Later that year the Supreme Court’s eBay decision made it harder to impose such “holdup” fees by doing away with the practice of automatically awarding an injunction. After eBay, a court must consider the harms to the parties and the public that an injunction would present before deciding to grant one. This new case-by-case standard has gone a long way to solving the holdup problem that had beset the patent system.

But in the wake of eBay, both patent trolls and product companies like Apple have flocked to the I.T.C., where a federal ruling held that eBay’s new equitable test does not apply. The commission’s caseload has more than doubled, from 29 cases in 2005 to 64 and counting this year. And while the injunction grant rate in district courts has declined to around 75 percent for companies that make products and much lower than that for trolls, the I.T.C.’s injunction rate has held steady at 100 percent. The result has been to undo much of the desirable effect of eBay.

Although the I.T.C. is supposed to consider an exclusion order’s impact on competition and consumers relating to the effect of any exclusion order, it hasn’t given these so-called “public interest” factors many teeth. But it should. The I.T.C. has the power to tailor the remedy to fit the crime, for example delaying an injunction to allow a defendant to redesign its product, or even refusing to exclude the imports at all.

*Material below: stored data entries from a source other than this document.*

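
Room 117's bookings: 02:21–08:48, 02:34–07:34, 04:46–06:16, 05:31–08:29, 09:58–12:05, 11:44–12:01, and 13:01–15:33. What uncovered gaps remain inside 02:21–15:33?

08:48–09:58, 12:05–13:01

After merging, the occupied span is 02:21–08:48, 09:58–12:05, 13:01–15:33.
Uncovered inside 02:21–15:33: 08:48–09:58, 12:05–13:01.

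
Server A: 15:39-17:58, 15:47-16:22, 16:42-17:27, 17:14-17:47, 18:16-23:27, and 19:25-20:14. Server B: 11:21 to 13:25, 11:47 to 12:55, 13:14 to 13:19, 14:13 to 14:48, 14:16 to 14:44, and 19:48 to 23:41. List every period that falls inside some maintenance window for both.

19:48-23:27

A, merged: 15:39-17:58, 18:16-23:27.
B, merged: 11:21-13:25, 14:13-14:48, 19:48-23:41.
15:39-17:58: no overlap with the second set.
18:16-23:27 meets the second set on 19:48-23:27.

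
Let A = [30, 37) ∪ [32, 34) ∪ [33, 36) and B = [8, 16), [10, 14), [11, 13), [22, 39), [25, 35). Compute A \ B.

First set merges to [30, 37).
Second set merges to [8, 16), [22, 39).
[30, 37) lies entirely inside B → drops out.

none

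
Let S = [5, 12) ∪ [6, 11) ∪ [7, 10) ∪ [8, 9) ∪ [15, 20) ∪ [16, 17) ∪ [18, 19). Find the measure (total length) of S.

12

Merged: [5, 12), [15, 20).
Lengths: 7 + 5 = 12.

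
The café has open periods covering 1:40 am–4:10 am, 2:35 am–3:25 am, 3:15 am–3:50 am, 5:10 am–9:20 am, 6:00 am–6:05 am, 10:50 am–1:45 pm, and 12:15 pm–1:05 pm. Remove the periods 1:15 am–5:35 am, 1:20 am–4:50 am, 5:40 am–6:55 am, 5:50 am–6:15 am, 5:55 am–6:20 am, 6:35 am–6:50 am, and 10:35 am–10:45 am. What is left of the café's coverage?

First set merges to 1:40 am–4:10 am, 5:10 am–9:20 am, 10:50 am–1:45 pm.
Second set merges to 1:15 am–5:35 am, 5:40 am–6:55 am, 10:35 am–10:45 am.
1:40 am–4:10 am: fully covered by B → removed.
5:10 am–9:20 am minus B → 5:35 am–5:40 am, 6:55 am–9:20 am.
10:50 am–1:45 pm: no B overlap → unchanged.

5:35 am–5:40 am, 6:55 am–9:20 am, 10:50 am–1:45 pm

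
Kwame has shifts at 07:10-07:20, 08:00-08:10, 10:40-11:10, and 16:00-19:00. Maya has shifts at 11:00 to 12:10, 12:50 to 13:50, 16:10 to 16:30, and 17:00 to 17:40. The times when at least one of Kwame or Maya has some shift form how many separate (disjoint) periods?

5

A ∪ B = 07:10-07:20, 08:00-08:10, 10:40-12:10, 12:50-13:50, 16:00-19:00.
That is 5 disjoint pieces.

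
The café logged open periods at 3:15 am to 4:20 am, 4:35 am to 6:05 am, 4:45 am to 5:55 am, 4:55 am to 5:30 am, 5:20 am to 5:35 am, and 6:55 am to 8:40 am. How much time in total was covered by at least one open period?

4 h 20 min

Merged: 3:15 am–4:20 am, 4:35 am–6:05 am, 6:55 am–8:40 am.
Lengths: 1 h 5 min + 1 h 30 min + 1 h 45 min = 4 h 20 min.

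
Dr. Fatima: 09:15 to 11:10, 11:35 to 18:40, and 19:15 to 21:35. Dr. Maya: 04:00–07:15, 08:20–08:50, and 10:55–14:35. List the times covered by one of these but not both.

04:00-07:15, 08:20-08:50, 09:15-10:55, 11:10-11:35, 14:35-18:40, 19:15-21:35

A \ B = 09:15-10:55, 14:35-18:40, 19:15-21:35.
B \ A = 04:00-07:15, 08:20-08:50, 11:10-11:35.
Union of the two gives the symmetric difference.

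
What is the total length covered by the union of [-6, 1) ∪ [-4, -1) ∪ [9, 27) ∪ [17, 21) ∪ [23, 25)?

Merged: [-6, 1), [9, 27).
Lengths: 7 + 18 = 25.

25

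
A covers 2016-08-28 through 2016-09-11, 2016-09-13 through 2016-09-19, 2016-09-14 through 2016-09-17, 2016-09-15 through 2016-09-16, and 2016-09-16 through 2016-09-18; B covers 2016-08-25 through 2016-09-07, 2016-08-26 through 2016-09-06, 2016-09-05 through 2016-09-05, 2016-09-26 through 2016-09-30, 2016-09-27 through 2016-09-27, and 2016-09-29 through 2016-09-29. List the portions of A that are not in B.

2016-09-08 through 2016-09-11, 2016-09-13 through 2016-09-19

Merge the first list: 2016-08-28 through 2016-09-11, 2016-09-13 through 2016-09-19.
Merge the second list: 2016-08-25 through 2016-09-07, 2016-09-26 through 2016-09-30.
2016-08-28 through 2016-09-11 \ B = 2016-09-08 through 2016-09-11.
2016-09-13 through 2016-09-19: nothing removed.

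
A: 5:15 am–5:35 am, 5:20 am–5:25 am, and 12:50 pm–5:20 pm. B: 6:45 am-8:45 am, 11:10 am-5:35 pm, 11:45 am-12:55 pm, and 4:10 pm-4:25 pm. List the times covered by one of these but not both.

A, merged: 5:15 am–5:35 am, 12:50 pm–5:20 pm.
B, merged: 6:45 am–8:45 am, 11:10 am–5:35 pm.
A \ B = 5:15 am–5:35 am.
B \ A = 6:45 am–8:45 am, 11:10 am–12:50 pm, 5:20 pm–5:35 pm.
Union of the two gives the symmetric difference.

5:15 am–5:35 am, 6:45 am–8:45 am, 11:10 am–12:50 pm, 5:20 pm–5:35 pm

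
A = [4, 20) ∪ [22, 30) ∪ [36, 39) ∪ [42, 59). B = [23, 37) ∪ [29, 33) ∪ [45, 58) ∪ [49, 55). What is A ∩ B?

[23, 30) ∪ [36, 37) ∪ [45, 58)

Merge the second list: [23, 37), [45, 58).
[4, 20) meets no B interval.
[22, 30) ∩ B → [23, 30).
[36, 39) ∩ B → [36, 37).
[42, 59) ∩ B → [45, 58).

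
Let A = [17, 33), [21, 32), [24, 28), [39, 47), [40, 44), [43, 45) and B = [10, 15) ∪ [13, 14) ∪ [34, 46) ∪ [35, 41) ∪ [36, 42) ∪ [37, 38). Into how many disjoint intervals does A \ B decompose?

2

First set merges to [17, 33), [39, 47).
Second set merges to [10, 15), [34, 46).
A \ B = [17, 33), [46, 47).
That is 2 disjoint pieces.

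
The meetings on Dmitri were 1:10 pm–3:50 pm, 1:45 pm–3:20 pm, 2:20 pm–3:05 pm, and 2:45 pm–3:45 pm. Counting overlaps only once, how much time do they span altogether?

Merged: 1:10 pm–3:50 pm.
Length: 2 h 40 min.

2 h 40 min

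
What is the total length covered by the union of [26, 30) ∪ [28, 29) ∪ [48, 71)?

Merged: [26, 30), [48, 71).
Lengths: 4 + 23 = 27.

27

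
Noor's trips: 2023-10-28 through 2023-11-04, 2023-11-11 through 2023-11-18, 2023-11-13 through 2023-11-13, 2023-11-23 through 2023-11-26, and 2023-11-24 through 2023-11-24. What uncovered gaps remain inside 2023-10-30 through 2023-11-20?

The merged coverage is 2023-10-28 through 2023-11-04, 2023-11-11 through 2023-11-18, 2023-11-23 through 2023-11-26.
Gaps within 2023-10-30 through 2023-11-20: 2023-11-05 through 2023-11-10, 2023-11-19 through 2023-11-20.

2023-11-05 through 2023-11-10, 2023-11-19 through 2023-11-20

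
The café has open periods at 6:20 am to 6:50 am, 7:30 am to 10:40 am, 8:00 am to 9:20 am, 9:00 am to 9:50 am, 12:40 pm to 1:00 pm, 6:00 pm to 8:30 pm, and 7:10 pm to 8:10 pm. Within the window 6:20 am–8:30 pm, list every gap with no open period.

6:50 am–7:30 am, 10:40 am–12:40 pm, 1:00 pm–6:00 pm

Covered (merged): 6:20 am–6:50 am, 7:30 am–10:40 am, 12:40 pm–1:00 pm, 6:00 pm–8:30 pm.
Gaps within 6:20 am–8:30 pm: 6:50 am–7:30 am, 10:40 am–12:40 pm, 1:00 pm–6:00 pm.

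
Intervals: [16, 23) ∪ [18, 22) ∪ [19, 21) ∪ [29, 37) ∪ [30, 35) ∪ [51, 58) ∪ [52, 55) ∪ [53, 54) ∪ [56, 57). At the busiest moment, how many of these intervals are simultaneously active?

Walk the sorted start/end points keeping a running depth.
The depth first hits 3 at 19.

3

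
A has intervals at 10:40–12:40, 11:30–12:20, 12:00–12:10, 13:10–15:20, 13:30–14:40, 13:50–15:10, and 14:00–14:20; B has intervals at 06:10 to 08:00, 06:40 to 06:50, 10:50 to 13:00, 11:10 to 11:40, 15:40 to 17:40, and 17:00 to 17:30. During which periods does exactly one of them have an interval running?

First set merges to 10:40-12:40, 13:10-15:20.
Second set merges to 06:10-08:00, 10:50-13:00, 15:40-17:40.
A \ B = 10:40-10:50, 13:10-15:20.
B \ A = 06:10-08:00, 12:40-13:00, 15:40-17:40.
Union of the two gives the symmetric difference.

06:10-08:00, 10:40-10:50, 12:40-13:00, 13:10-15:20, 15:40-17:40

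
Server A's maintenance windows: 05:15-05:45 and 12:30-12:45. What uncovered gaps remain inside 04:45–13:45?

The merged coverage is 05:15–05:45, 12:30–12:45.
Uncovered inside 04:45–13:45: 04:45–05:15, 05:45–12:30, 12:45–13:45.

04:45–05:15, 05:45–12:30, 12:45–13:45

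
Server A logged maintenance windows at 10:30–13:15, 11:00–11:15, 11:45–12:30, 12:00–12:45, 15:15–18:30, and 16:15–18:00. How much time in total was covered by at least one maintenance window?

6 h

Merged: 10:30-13:15, 15:15-18:30.
Lengths: 2 h 45 min + 3 h 15 min = 6 h.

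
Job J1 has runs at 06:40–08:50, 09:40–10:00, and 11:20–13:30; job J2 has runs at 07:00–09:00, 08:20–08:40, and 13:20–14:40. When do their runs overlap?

07:00-08:50, 13:20-13:30

Second set merges to 07:00-09:00, 13:20-14:40.
06:40-08:50 meets the second set on 07:00-08:50.
09:40-10:00: no overlap with the second set.
11:20-13:30 meets the second set on 13:20-13:30.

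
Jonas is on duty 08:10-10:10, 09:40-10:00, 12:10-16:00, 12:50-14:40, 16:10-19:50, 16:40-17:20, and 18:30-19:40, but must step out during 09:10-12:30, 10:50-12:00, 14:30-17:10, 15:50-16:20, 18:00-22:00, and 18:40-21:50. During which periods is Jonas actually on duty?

First set merges to 08:10–10:10, 12:10–16:00, 16:10–19:50.
Second set merges to 09:10–12:30, 14:30–17:10, 18:00–22:00.
08:10–10:10 minus B → 08:10–09:10.
12:10–16:00 minus B → 12:30–14:30.
16:10–19:50 minus B → 17:10–18:00.

08:10–09:10, 12:30–14:30, 17:10–18:00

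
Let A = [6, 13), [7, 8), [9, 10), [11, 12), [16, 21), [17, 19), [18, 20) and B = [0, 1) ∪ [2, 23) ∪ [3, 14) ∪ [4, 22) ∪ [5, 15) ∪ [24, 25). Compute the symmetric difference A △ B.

[0, 1) ∪ [2, 6) ∪ [13, 16) ∪ [21, 23) ∪ [24, 25)

First set merges to [6, 13), [16, 21).
Second set merges to [0, 1), [2, 23), [24, 25).
Only in the first: none.
Only in the second: [0, 1), [2, 6), [13, 16), [21, 23), [24, 25).
Together these are the periods covered by exactly one.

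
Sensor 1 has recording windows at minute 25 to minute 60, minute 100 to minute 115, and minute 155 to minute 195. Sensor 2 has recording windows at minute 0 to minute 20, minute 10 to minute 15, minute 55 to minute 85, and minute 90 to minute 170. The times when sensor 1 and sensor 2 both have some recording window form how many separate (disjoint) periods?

Merge the second list: minute 0 to minute 20, minute 55 to minute 85, minute 90 to minute 170.
A ∩ B = minute 55 to minute 60, minute 100 to minute 115, minute 155 to minute 170.
That is 3 disjoint pieces.

3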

Tailoring remedies makes sense. When a patent holder doesn’t compete in the market or risk irreparable harm, fast-tracking the case to a district court to assess damages may be the better option. But when the dispute is between competitors, or involves a start-up or university seeking to commercialize its invention, an exclusion order should be the default.

Even in such cases, shutting out imports of an infringing product is not always the right answer. If the patent covers a small part of the product, the defendant could design around it, and if the defendant’s infringement was inadvertent, the I.T.C. could award an exclusion order but delay its start. During the delay period, the infringer could pay remuneration through a bond, allowing the patentee to get paid but not holding up a large product because of a small patent.

A delay would allow companies and consumers to adjust to the ruling. The alternatives — for companies to change their products every time they are sued, no matter how meritlessly, or to shut down production altogether — would drive up costs unnecessarily. (As is often said: companies can manage bad news, it’s the bad surprises that they hate. Just ask Samsung and HTC, which have had to design around patent injunctions in Germany and Australia.)

Congress could require the I.T.C. to consider these options. But it shouldn’t have to. The I.T.C. has proven to be adaptive to changing competitive conditions. The agency has the power to make fair, case-by-case decisions on whether and how to block products from entering the country. It should use that power.

Colleen V. Chien is an assistant professor at Santa Clara University School of Law. Mark A. Lemley is a professor at Stanford Law School and a partner in the law firm of Durie Tangri.